"It will take only a couple hours to travel from Beijing to New York at hypersonic speed," researcher Cui Kai said in a paper published in February by Science China Press in the journal Physics, Mechanics and Astronomy. Researchers are planning for the plane to reach speeds of nearly 6,000 km per hour. The route a normal passenger jet takes from Beijing to New York is about 11,000 km and takes around 14 hours.
The team designing the plane is also involved in China's hypersonic weapons development program, the South China Morning Post noted. Beijing's weaponry development in this sphere "outpaces" Washington's own development, US Navy Admiral Harry Harris told lawmakers last week.
A scaled-down demonstrator has already been tested in specially designed wind tunnels, the Post adds.
The concept features a biplane design where two sets of wings are stacked on top of one another, a model that became drastically less popular, though not extinct, after the 1930s with the advent of jet aircraft.
The dual-wing design reduces turbulence and drag while boosting lift capacity at high speeds, researchers said in the paper.

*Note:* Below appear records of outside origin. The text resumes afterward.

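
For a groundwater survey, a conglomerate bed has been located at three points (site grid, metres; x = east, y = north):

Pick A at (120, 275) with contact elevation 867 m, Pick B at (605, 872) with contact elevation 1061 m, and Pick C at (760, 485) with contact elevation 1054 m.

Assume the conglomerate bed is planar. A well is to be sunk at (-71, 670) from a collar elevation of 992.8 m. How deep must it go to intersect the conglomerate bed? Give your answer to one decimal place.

127.0 m

Let the plane be z = a·x + b·y + c.
Pick B−Pick A: 485a + 597b = 194;  Pick C−Pick A: 640a + 210b = 187.
Solving gives a = 0.25300, b = 0.11942.
Then c = 867 − a·120 − b·275 = 803.80.
At (-71, 670): z_contact = −17.96 + 80.01 + 803.80 = 865.85 m.
Depth below ground = 992.8 − 865.85 = 127.0 m.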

However, that high speed comes at a price: the plane's lift capacity is much lower than existing aircraft such as the Boeing 737. Supposing the hypersonic plane under development in China was the same size as a 737, the hypersonic aircraft would carry about one-fourth as much cargo and passengers: about 50 passengers and five tons of cargo versus the 737's 200-passenger capacity and 20-ton cargo carrying ability.